I'm sitting in my garden enjoying the sunshine before the inevitable Bank Holiday wash out. I should be working - there is The Novel, all loaded up into Scrivener and ready to go. I need to revise that horror story I wrote a few months ago and send it out to magazines. And there's a really big, prestigious short story competition that I want to write something new for. So plenty to do, but I'm not doing any of it. I haven't done any writing since signing off on the final version of my story for the 33 anthology. I've even been neglecting this blog. I am officially in a creative slump.
Procrastination is, of course, in my genes. My father invented 'just in time delivery' long before the Japanese applied it to their manufacturing industries. There was always something more pressing to be done - like decanting all the dry goods in the kitchen into identical containers, and then getting out the labelling machine (yes, you heard me, he owned a labelling machine), and labelling the containers, because now we couldn't tell what was where, what with all the jars being the same. In his dying days, I remember one of the fabulous Macmillian nurses we had handing over to her colleague one morning and saying: 'Watch out for this one - if you stand still too long he'll slap a label on you.'
I had a very,very long engagement - about five years, I think. But I was still woken at two in the morning of the day of my wedding to hear my father bashing out his wedding speech on the word processor.
I don't understand what procrastination is for. What evolutionary purpose does it serve? It never, ever helps to put something off. I always feel better when I finally get around to doing that one thing I've been transferring from one to-do list to another. I get the decks cleared and I swear I'm not going to let things get away from me again.
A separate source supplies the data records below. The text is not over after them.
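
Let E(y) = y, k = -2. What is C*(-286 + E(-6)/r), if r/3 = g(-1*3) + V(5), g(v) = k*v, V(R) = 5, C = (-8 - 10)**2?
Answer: -1019952/11 ≈ -92723.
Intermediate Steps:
C = 324 (C = (-18)**2 = 324)
g(v) = -2*v
r = 33 (r = 3*(-(-2)*3 + 5) = 3*(-2*(-3) + 5) = 3*(6 + 5) = 3*11 = 33)
C*(-286 + E(-6)/r) = 324*(-286 - 6/33) = 324*(-286 - 6*1/33) = 324*(-286 - 2/11) = 324*(-3148/11) = -1019952/11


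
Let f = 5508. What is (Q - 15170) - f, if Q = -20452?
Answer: -41130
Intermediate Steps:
(Q - 15170) - f = (-20452 - 15170) - 1*5508 = -35622 - 5508 = -41130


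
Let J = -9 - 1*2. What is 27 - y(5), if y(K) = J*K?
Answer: 82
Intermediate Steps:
J = -11 (J = -9 - 2 = -11)
y(K) = -11*K
27 - y(5) = 27 - (-11)*5 = 27 - 1*(-55) = 27 + 55 = 82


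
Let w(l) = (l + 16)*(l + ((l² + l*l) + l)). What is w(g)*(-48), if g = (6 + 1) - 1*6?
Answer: -3264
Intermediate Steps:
g = 1 (g = 7 - 6 = 1)
w(l) = (16 + l)*(2*l + 2*l²) (w(l) = (16 + l)*(l + ((l² + l²) + l)) = (16 + l)*(l + (2*l² + l)) = (16 + l)*(l + (l + 2*l²)) = (16 + l)*(2*l + 2*l²))
w(g)*(-48) = (2*1*(16 + 1² + 17*1))*(-48) = (2*1*(16 + 1 + 17))*(-48) = (2*1*34)*(-48) = 68*(-48) = -3264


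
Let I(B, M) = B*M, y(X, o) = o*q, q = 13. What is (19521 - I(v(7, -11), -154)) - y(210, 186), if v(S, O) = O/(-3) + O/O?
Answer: 53465/3 ≈ 17822.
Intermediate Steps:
y(X, o) = 13*o (y(X, o) = o*13 = 13*o)
v(S, O) = 1 - O/3 (v(S, O) = O*(-⅓) + 1 = -O/3 + 1 = 1 - O/3)
(19521 - I(v(7, -11), -154)) - y(210, 186) = (19521 - (1 - ⅓*(-11))*(-154)) - 13*186 = (19521 - (1 + 11/3)*(-154)) - 1*2418 = (19521 - 14*(-154)/3) - 2418 = (19521 - 1*(-2156/3)) - 2418 = (19521 + 2156/3) - 2418 = 60719/3 - 2418 = 53465/3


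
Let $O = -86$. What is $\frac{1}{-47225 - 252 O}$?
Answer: $- \frac{1}{25553} \approx -3.9134 \cdot 10^{-5}$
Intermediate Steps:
$\frac{1}{-47225 - 252 O} = \frac{1}{-47225 - -21672} = \frac{1}{-47225 + 21672} = \frac{1}{-25553} = - \frac{1}{25553}$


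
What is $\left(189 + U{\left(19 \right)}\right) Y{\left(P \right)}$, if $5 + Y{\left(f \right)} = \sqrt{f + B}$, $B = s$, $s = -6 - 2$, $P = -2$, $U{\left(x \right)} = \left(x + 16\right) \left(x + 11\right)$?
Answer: $-6195 + 1239 i \sqrt{10} \approx -6195.0 + 3918.1 i$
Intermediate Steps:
$U{\left(x \right)} = \left(11 + x\right) \left(16 + x\right)$ ($U{\left(x \right)} = \left(16 + x\right) \left(11 + x\right) = \left(11 + x\right) \left(16 + x\right)$)
$s = -8$ ($s = -6 - 2 = -8$)
$B = -8$
$Y{\left(f \right)} = -5 + \sqrt{-8 + f}$ ($Y{\left(f \right)} = -5 + \sqrt{f - 8} = -5 + \sqrt{-8 + f}$)
$\left(189 + U{\left(19 \right)}\right) Y{\left(P \right)} = \left(189 + \left(176 + 19^{2} + 27 \cdot 19\right)\right) \left(-5 + \sqrt{-8 - 2}\right) = \left(189 + \left(176 + 361 + 513\right)\right) \left(-5 + \sqrt{-10}\right) = \left(189 + 1050\right) \left(-5 + i \sqrt{10}\right) = 1239 \left(-5 + i \sqrt{10}\right) = -6195 + 1239 i \sqrt{10}$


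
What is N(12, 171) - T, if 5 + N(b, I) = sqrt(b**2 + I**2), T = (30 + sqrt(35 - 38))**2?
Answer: -902 + 3*sqrt(3265) - 60*I*sqrt(3) ≈ -730.58 - 103.92*I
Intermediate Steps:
T = (30 + I*sqrt(3))**2 (T = (30 + sqrt(-3))**2 = (30 + I*sqrt(3))**2 ≈ 897.0 + 103.92*I)
N(b, I) = -5 + sqrt(I**2 + b**2) (N(b, I) = -5 + sqrt(b**2 + I**2) = -5 + sqrt(I**2 + b**2))
N(12, 171) - T = (-5 + sqrt(171**2 + 12**2)) - (30 + I*sqrt(3))**2 = (-5 + sqrt(29241 + 144)) - (30 + I*sqrt(3))**2 = (-5 + sqrt(29385)) - (30 + I*sqrt(3))**2 = (-5 + 3*sqrt(3265)) - (30 + I*sqrt(3))**2 = -5 - (30 + I*sqrt(3))**2 + 3*sqrt(3265)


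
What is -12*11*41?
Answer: -5412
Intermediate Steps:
-12*11*41 = -132*41 = -5412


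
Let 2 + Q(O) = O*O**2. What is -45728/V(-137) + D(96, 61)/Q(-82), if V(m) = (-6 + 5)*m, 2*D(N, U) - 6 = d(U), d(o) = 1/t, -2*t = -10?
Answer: -252130477847/755376900 ≈ -333.78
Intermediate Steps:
t = 5 (t = -1/2*(-10) = 5)
d(o) = 1/5
D(N, U) = 31/10 (D(N, U) = 3 + (1/2)*(1/5) = 3 + 1/10 = 31/10)
V(m) = -m
Q(O) = -2 + O**3 (Q(O) = -2 + O*O**2 = -2 + O**3)
-45728/V(-137) + D(96, 61)/Q(-82) = -45728/((-1*(-137))) + 31/(10*(-2 + (-82)**3)) = -45728/137 + 31/(10*(-2 - 551368)) = -45728*1/137 + (31/10)/(-551370) = -45728/137 + (31/10)*(-1/551370) = -45728/137 - 31/5513700 = -252130477847/755376900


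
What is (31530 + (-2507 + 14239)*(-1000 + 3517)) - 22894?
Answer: 29538080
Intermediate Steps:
(31530 + (-2507 + 14239)*(-1000 + 3517)) - 22894 = (31530 + 11732*2517) - 22894 = (31530 + 29529444) - 22894 = 29560974 - 22894 = 29538080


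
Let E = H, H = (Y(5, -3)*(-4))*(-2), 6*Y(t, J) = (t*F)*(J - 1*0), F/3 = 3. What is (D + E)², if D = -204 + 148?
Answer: 55696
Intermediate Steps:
F = 9 (F = 3*3 = 9)
Y(t, J) = 3*J*t/2 (Y(t, J) = ((t*9)*(J - 1*0))/6 = ((9*t)*(J + 0))/6 = ((9*t)*J)/6 = (9*J*t)/6 = 3*J*t/2)
H = -180 (H = (((3/2)*(-3)*5)*(-4))*(-2) = -45/2*(-4)*(-2) = 90*(-2) = -180)
D = -56
E = -180
(D + E)² = (-56 - 180)² = (-236)² = 55696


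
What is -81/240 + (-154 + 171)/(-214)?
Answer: -3569/8560 ≈ -0.41694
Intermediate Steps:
-81/240 + (-154 + 171)/(-214) = -81*1/240 + 17*(-1/214) = -27/80 - 17/214 = -3569/8560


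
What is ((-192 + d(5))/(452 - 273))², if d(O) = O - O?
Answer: 36864/32041 ≈ 1.1505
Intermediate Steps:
d(O) = 0
((-192 + d(5))/(452 - 273))² = ((-192 + 0)/(452 - 273))² = (-192/179)² = 36864/32041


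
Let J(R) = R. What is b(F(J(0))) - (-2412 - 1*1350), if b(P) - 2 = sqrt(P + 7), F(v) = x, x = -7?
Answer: 3764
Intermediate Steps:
F(v) = -7
b(P) = 2 + sqrt(7 + P) (b(P) = 2 + sqrt(P + 7) = 2 + sqrt(7 + P))
b(F(J(0))) - (-2412 - 1*1350) = (2 + sqrt(7 - 7)) - (-2412 - 1*1350) = (2 + sqrt(0)) - (-2412 - 1350) = (2 + 0) - 1*(-3762) = 2 + 3762 = 3764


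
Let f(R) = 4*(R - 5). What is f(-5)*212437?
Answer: -8497480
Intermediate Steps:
f(R) = -20 + 4*R (f(R) = 4*(-5 + R) = -20 + 4*R)
f(-5)*212437 = (-20 + 4*(-5))*212437 = (-20 - 20)*212437 = -40*212437 = -8497480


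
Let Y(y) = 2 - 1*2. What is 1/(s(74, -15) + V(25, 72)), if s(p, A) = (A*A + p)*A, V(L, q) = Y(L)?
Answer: -1/4485 ≈ -0.00022297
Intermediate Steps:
Y(y) = 0 (Y(y) = 2 - 2 = 0)
V(L, q) = 0
s(p, A) = A*(p + A**2) (s(p, A) = (A**2 + p)*A = (p + A**2)*A = A*(p + A**2))
1/(s(74, -15) + V(25, 72)) = 1/(-15*(74 + (-15)**2) + 0) = 1/(-15*(74 + 225) + 0) = 1/(-15*299 + 0) = 1/(-4485 + 0) = 1/(-4485) = -1/4485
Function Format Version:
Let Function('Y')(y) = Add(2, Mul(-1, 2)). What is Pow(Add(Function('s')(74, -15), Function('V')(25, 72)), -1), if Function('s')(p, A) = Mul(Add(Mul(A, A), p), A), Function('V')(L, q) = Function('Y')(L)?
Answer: Rational(-1, 4485) ≈ -0.00022297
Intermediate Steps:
Function('Y')(y) = 0 (Function('Y')(y) = Add(2, -2) = 0)
Function('V')(L, q) = 0
Function('s')(p, A) = Mul(A, Add(p, Pow(A, 2))) (Function('s')(p, A) = Mul(Add(Pow(A, 2), p), A) = Mul(Add(p, Pow(A, 2)), A) = Mul(A, Add(p, Pow(A, 2))))
Pow(Add(Function('s')(74, -15), Function('V')(25, 72)), -1) = Pow(Add(Mul(-15, Add(74, Pow(-15, 2))), 0), -1) = Pow(Add(Mul(-15, Add(74, 225)), 0), -1) = Pow(Add(Mul(-15, 299), 0), -1) = Pow(Add(-4485, 0), -1) = Pow(-4485, -1) = Rational(-1, 4485)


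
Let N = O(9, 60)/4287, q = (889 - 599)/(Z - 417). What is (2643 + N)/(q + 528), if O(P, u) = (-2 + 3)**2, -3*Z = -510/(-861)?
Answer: 2035005000097/406003777461 ≈ 5.0123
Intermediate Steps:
Z = -170/861 (Z = -(-170)/(-861) = -(-170)*(-1)/861 = -1/3*170/287 = -170/861 ≈ -0.19744)
O(P, u) = 1 (O(P, u) = 1**2 = 1)
q = -249690/359207 (q = (889 - 599)/(-170/861 - 417) = 290/(-359207/861) = 290*(-861/359207) = -249690/359207 ≈ -0.69511)
N = 1/4287 ≈ 0.00023326
(2643 + N)/(q + 528) = (2643 + 1/4287)/(-249690/359207 + 528) = 11330542/(4287*(189411606/359207)) = (11330542/4287)*(359207/189411606) = 2035005000097/406003777461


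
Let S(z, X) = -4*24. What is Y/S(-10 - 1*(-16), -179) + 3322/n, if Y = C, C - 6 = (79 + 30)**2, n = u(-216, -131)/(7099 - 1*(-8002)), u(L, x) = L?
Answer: -200769071/864 ≈ -2.3237e+5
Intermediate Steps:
n = -216/15101 (n = -216/(7099 - 1*(-8002)) = -216/(7099 + 8002) = -216/15101 ≈ -0.014304)
S(z, X) = -96
C = 11887 (C = 6 + (79 + 30)**2 = 6 + 109**2 = 6 + 11881 = 11887)
Y = 11887
Y/S(-10 - 1*(-16), -179) + 3322/n = 11887/(-96) + 3322/(-216/15101) = 11887*(-1/96) + 3322*(-15101/216) = -11887/96 - 25082761/108 = -200769071/864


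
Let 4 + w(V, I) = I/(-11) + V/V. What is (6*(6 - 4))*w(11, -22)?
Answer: -12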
And yet, within a week, I'll be going to bed every night with the weight of things undone bearing down on me, certain in the knowledge that I won't do them the next day either.
At least with other bad habits, there is usually some pleasure or short term benefit to be gained from indulging them (I'll give you a minute here to reflect on your own worst habit and why you're never going to give it up). With procrastination, there's no upside. So I hereby vow to you, dear readers, to stop procrastinating. Starting tomorrow.